The Lobster's according to Wikipedia: In a dystopian society, single people must find a mate within 45 days or be transformed into an animal of their choice.
OK that's it! No, I'm committing to writing this. I was reminded of The Lobster when listening to an episode of one of my favorite podcasts, Throwing Shade, a few months ago. The movie is directed by Yorgos Lanthimos and stars *big name* actors like Collin Farrell, Rachel Weisz, Léa Seydoux, Ben Whishaw, John C. Reily, and Ariane Labed. I was hesitant to watch it because sometimes you just don't want to watch movies where you feel like you need to read a CliffNotes summary of the plot and characters just to understand the main concepts. Ya know? But there's something about books and movies that take place in dystopian societies that get me all riled up (!!!) and that counteracted my first set of concerns. So I decided to watch The Lobster, while on an 8-hour flight sitting between my mom and a stranger. Needless to say I didn't sleep a wink.
Lanthimos is known for making, for the lack of a better word, weird movies. I have to confess, this is the first film of his that I've seen. Dogtooth is next on my list. From what I've read, The Lobster is different than Dogtooth - maybe I'll write a response to the Dogtooth once I've watched it.
The first character we are introduced to in The Lobster is David, played by Collin Farrell, who is also coincidentally one of the only characters' whose names we actually know. Almost everyone else is admiringly referred to by descriptors like Nosebleed Woman, Nearsighted Woman, Limping Man, Bald Man, Biscuit Woman, Loner Leader, etc. David checks into The Hotel (that's literally what it's called) because he is newly single. Hotel guests are given 45 days to find a partner or else they turn into an animal of their choice. Most people choose dogs, David is told. David's brother actually turned into a dog; he accompanies him during his stay. But David chooses a lobster, hence the title of the movie.
The guests aren't allowed to carry any physical belongings from their lives pre-Hotel into their stay at the Hotel. Everyone dresses the same. They eat breakfast, lunch, and dinner together. They attend dances where the guests sit at rectangular tables that are optimal for people watching. They listen to the hotel owners when they tell them, "if you encounter any problems you cannot resolve yourselves, you will be assigned children, that usually helps." They watch reenactments of scenes of everyday life that demonstrate how much man needs woman (and vice versa and also applicable to non-heterosexual relationships). For example: eating alone and choking = death. But eating with a partner and choking = not death.

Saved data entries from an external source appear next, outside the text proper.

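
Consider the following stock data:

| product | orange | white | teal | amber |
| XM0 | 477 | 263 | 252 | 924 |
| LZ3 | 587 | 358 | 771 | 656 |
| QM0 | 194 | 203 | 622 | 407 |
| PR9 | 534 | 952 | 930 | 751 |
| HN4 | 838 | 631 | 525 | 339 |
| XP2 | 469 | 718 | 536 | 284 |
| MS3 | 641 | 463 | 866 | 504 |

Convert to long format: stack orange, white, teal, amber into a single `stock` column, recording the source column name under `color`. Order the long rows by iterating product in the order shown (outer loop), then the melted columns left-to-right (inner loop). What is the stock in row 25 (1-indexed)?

28 rows total (7 × 4). Row 25: index ⌊(25-1)/4⌋ = 6 into product → MS3; (25-1) mod 4 = 0 into the melted columns → orange.
So row 25 is (MS3, orange, 641); stock = 641.

641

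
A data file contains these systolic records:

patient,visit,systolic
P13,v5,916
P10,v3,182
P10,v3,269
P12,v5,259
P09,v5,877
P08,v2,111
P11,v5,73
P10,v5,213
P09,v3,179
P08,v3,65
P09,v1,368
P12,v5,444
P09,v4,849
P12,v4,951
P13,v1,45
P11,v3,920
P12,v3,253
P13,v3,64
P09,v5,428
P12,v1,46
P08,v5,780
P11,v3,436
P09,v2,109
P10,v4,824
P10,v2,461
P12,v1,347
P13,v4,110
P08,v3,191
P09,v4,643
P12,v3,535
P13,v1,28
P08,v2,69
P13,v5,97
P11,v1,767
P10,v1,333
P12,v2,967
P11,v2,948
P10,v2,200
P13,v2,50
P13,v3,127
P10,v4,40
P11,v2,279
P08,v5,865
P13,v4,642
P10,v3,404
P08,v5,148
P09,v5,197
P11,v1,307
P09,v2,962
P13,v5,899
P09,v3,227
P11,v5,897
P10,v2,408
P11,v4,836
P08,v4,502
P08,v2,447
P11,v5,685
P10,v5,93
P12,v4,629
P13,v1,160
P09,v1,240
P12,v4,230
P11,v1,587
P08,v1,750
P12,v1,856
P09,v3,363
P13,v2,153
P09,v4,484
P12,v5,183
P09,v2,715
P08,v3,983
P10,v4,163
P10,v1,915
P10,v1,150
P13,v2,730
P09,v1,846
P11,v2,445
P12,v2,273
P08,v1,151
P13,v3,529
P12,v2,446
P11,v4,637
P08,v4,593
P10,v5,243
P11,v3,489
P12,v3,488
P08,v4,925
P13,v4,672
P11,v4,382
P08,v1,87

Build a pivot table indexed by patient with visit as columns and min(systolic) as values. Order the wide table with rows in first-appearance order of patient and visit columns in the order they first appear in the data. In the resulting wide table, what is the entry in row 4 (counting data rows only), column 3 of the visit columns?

With rows in first-appearance order of patient, row 4 is patient=P09. visit columns in first-appearance order: v5, v3, v2, v1, v4; column 3 is v2.
Long rows with patient=P09, visit=v2: min(109, 962, 715) = 109.

109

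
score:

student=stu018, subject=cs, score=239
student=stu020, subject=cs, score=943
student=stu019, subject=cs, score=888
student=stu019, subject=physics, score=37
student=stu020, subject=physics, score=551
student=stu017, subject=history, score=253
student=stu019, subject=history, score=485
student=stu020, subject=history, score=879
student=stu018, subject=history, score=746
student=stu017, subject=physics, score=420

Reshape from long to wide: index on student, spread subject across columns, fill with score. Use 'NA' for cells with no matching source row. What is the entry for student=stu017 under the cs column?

NA

No long-format row has student=stu017 and subject=cs, so the cell is NA.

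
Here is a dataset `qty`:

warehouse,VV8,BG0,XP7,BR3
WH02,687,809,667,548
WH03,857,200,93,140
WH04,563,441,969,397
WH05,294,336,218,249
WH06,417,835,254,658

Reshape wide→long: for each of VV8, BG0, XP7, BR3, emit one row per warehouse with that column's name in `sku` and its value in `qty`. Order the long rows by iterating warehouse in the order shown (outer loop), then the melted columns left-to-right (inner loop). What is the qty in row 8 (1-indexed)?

140

20 rows total (5 × 4). Row 8: index ⌊(8-1)/4⌋ = 1 into warehouse → WH03; (8-1) mod 4 = 3 into the melted columns → BR3.
So row 8 is (WH03, BR3, 140); qty = 140.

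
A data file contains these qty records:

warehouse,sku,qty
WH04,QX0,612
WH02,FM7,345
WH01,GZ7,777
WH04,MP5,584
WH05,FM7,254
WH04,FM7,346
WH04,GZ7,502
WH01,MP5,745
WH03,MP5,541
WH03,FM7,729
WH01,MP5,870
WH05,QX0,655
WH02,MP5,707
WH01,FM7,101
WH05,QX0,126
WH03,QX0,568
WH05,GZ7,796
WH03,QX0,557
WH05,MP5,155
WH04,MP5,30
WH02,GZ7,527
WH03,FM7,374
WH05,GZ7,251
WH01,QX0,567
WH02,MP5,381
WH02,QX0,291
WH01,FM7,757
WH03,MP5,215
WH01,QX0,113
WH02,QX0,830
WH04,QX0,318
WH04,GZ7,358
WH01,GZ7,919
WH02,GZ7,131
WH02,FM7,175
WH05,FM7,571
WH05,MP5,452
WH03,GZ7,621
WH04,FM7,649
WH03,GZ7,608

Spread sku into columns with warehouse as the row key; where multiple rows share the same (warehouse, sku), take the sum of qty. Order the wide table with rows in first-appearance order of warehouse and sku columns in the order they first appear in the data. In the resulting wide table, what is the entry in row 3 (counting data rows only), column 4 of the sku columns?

With rows in first-appearance order of warehouse, row 3 is warehouse=WH01. sku columns in first-appearance order: QX0, FM7, GZ7, MP5; column 4 is MP5.
Long rows with warehouse=WH01, sku=MP5: 745 + 870 = 1615.

1615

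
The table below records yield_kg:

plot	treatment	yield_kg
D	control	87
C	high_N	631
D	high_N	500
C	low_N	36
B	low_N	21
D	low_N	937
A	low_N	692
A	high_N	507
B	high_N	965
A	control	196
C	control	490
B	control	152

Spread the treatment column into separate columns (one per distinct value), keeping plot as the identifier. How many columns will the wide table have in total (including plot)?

4

1 column for plot plus 3 distinct treatment values → 4 columns.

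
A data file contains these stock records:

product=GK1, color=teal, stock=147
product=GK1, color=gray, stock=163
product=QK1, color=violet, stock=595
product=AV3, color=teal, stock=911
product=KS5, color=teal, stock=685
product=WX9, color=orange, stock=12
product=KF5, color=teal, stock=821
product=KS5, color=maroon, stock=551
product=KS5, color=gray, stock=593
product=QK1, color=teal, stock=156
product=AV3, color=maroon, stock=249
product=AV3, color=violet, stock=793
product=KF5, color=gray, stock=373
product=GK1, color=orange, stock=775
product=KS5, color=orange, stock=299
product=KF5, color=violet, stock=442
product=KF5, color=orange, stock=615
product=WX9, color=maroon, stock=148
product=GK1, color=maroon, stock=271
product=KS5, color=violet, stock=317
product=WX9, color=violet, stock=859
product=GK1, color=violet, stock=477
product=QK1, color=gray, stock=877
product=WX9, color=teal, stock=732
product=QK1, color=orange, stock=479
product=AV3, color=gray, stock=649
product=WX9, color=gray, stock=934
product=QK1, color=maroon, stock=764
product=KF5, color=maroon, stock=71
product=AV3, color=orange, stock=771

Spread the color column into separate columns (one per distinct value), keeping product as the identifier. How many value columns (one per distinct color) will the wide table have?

5 distinct color values: violet, teal, maroon, orange, gray.

5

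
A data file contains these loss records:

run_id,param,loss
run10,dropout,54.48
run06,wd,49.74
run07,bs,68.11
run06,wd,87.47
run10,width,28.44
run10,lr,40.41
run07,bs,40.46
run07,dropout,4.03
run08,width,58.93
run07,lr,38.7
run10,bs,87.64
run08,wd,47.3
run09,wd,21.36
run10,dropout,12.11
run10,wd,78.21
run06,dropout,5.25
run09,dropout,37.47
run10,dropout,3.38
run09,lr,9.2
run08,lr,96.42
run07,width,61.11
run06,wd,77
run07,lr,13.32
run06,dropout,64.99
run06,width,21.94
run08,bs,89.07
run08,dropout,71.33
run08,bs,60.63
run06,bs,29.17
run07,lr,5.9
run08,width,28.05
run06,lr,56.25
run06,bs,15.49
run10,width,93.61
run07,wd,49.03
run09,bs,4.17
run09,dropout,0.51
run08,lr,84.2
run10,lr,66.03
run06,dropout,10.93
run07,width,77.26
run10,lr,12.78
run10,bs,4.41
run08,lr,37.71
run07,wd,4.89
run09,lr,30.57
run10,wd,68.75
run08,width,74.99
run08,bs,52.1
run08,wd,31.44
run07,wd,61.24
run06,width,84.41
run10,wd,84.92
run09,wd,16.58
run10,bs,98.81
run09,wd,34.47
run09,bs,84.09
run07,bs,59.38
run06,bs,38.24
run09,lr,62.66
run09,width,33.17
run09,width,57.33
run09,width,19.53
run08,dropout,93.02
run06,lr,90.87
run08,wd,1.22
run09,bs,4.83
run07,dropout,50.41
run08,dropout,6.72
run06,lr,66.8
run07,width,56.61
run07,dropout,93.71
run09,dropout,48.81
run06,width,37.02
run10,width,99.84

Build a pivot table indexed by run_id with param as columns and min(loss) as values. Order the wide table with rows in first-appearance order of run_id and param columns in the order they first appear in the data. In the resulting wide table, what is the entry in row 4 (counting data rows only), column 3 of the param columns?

With rows in first-appearance order of run_id, row 4 is run_id=run08. param columns in first-appearance order: dropout, wd, bs, width, lr; column 3 is bs.
Long rows with run_id=run08, param=bs: min(89.07, 60.63, 52.1) = 52.1.

52.1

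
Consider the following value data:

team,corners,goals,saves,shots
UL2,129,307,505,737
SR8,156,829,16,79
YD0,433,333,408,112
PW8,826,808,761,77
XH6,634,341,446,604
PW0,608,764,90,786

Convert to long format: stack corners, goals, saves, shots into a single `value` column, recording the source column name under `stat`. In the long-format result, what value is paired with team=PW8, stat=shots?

77

Unpivoting turns each (team, wide-column) pair into one long row.
The wide cell at row PW8, column shots holds 77, so the long row (PW8, shots) has value=77.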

With only 45 days for the guests to meet, fall in 'love' with, and choose their partners, there's not much they can... how do you say this? Build their relationships on. One of the film's themes is that the characters are united and defined by their flaws. But the characters' flaws, in the case of Nosebleed woman, are overly simplified as they are brought to surface level. If my film and literature analysis skills are leading me to the correct-ish conclusion, I'm going to say that the recurrent occurrence (checks Thesaurus) of couples being matched with one another according to their flaws is representative of something greater. This has to be a statement on how we view companionship. Limping Man's flaw is that he has a limp, but he likes Nosebleed Woman and feels like he can only connect with her if he too, can become someone who suffers from frequent nosebleeds. Their relationship is built off of a lie. But he doesn’t seem to care because homeboy doesn’t want to turn into an animal. So he inflicts nosebleeds upon himself to keep the lie going and soon the couple’s relationship turns so sour that they’re assigned a child.
Meanwhile there are the Loners, a group of people who said, “fuck off” to their society’s laws regarding partnership. The Loners live in the forest because their lifestyle is prohibited in the city. The guests of the hotel are frequently sent to the forest to hunt the Loners; remember, single people = bad, but eventually David finds himself part of the Loners. When they travel into the city they pretend to be in relationships with one another but are still asked for their ‘papers’ when out in public spaces like a shopping mall. It’s almost as though people in this society don’t have the option to the single. It’s better to be in a shitty relationship than to be single. It’s better to be an animal than to be a single human. Lanthimos’ humor is almost sadistic at times. The scenes he sets for us take place in a world that is close enough to our own to make us easily realize the flaws of our society. For the lack of a more eloquent phrasing: it’s pretty fucked up that we, maybe without realizing it, become conditioned to value ourselves and others when they’re in relationships.